Giannini recalls coming to Long Bridge with his family on weekends as a child, he and his brother collecting 50 cents per car at the entrance to the grounds. His great aunt Mathilda Pourroy Reynaud, quoted in Images of Long Ago, remembers "people parking down the road and then jamming themselves into another car so they could all get into the grounds for 50 cents."
Her son Henry Reynaud (Rene's nephew), who was raised in the park area, also recalls in Images of Long Ago that "Long Bridge was a self-sufficient community with a general store, gas station and bar. The upper floor of the store had a dance floor, and they occasionally showed amateur movies there."
Bill Giannini recalled the room being used for entertaining friends and neighbors.
"There was a stage at one end, and we would entertain one another with piano playing and storytelling," he says.
Rene Rispaud ran the resort until 1952, a year after Campbell Creek was renamed Saratoga Creek. Failing health forced her into leasing the resort to Stub Stollery, a San Francisco Chronicle writer and public relations expert, who renamed the resort Saratoga Springs in 1955. Rene died a year later at the age of 64, leaving the property to her daughters.
Stollery managed the resort for five years, adding a new swimming pool, volleyball and horseshoe courts, other facilities and some cottages.
In 1960, Warren and Essie Fisher took over the lease, calling the place Fisher Saratoga Springs. Other lessors subsequently took over, and the property began to fall into disrepair. In the latter part of the '60s, "hippie" squatters began living permanently in the campgrounds.
In 1972, the corporate world was losing its appeal for Bill Giannini. At 31, he decided to leave his high-pressure sales job as marketing manager for National Cash Register and take up resort ownership.
He and his wife, Linda, ignored the warnings of his family about the hard life it provided and plunged into it as his grandmother once had.
"I left the high pressure of NCR for the high pressure of this," he smiles, gesturing toward the Springs, "but I'm working for myself."
With two children, the Gianninis moved from a 3,500-square-foot home in Modesto into a one-bedroom cabin at the resort. "That was the toughest part," he recalls. "It was a dramatic cut in income."
Absentee ownership and deferred maintenance had left Saratoga Springs in shabby condition with "clientele not what you'd want," Giannini says. He went to court to expel the squatters and began the task of attracting new clientele and restoring and expanding the facilities.
Long Bridge, the old general store that was also his grandmother's home, was converted to a restaurant and leased to an operator, but a fire destroyed it in 1978. Meanwhile, Giannini began promoting the park as a place for weddings and reunions. He approached the corporate world to handle company picnics, meetings and retirement parties.

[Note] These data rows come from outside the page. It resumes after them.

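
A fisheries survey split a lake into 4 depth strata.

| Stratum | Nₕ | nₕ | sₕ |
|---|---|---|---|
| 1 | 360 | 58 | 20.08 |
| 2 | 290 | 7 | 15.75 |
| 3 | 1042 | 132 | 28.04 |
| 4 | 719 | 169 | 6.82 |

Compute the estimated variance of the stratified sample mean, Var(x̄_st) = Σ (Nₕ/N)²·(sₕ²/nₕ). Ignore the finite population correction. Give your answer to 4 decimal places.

1.8047

N = 2411; Wₕ = Nₕ/N.
stratum 1: (360/2411)²·20.08²/58 = 0.1549923
stratum 2: (290/2411)²·15.75²/7 = 0.5127016
stratum 3: (1042/2411)²·28.04²/132 = 1.1125591
stratum 4: (719/2411)²·6.82²/169 = 0.0244763
Sum = 1.8047292 → 1.8047.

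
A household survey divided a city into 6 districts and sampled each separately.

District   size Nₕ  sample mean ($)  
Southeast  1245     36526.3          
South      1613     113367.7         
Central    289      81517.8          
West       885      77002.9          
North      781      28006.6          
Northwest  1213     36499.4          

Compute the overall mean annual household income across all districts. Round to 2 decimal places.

64087.37

N = 1245 + 1613 + 289 + 885 + 781 + 1213 = 6026.
The stratified mean weights each stratum mean by its population share Nₕ/N.
Σ Nₕx̄ₕ = 1245·36526.3 + 1613·113367.7 + 289·81517.8 + 885·77002.9 + 781·28006.6 + 1213·36499.4 = 45475243.5 + 182862100.1 + 23558644.2 + 68147566.5 + 21873154.6 + 44273772.2 = 386190481.1.
Divide by N: 386190481.1 / 6026 = 64087.3683... → 64087.37.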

"I found it was better to cater to groups rather than promoting use by the general public," he says. However, the park now handles both.
Actively participating in the running of the resort with their parents are the three Gianinni children: Brad, 28, runs the catering and food departments; Mimi, 26, works summers while she pursues a teaching career; and John, 21, who was born after the family moved to the Springs, is studying environmental sciences. He may be the one to continue the family tradition at the park, according to his father.
There have been lots of changes at Saratoga Springs since the days when August Garcin served the hot and dusty travelers on the old Turnpike Road. Some of the trees still exist, today shading the campers and picnickers who are not so different from those of 100 years ago. Beauty is appreciated in all generations, and the Gianninis are there to assure that others may experience what they have grown up with. "Our stated mission is to make people happy," Giannini says.
Saratoga Springs closes the day-use picnic facility November through April, but camping facilities stay open year around.
This article appeared in the Saratoga News, September 25, 1996.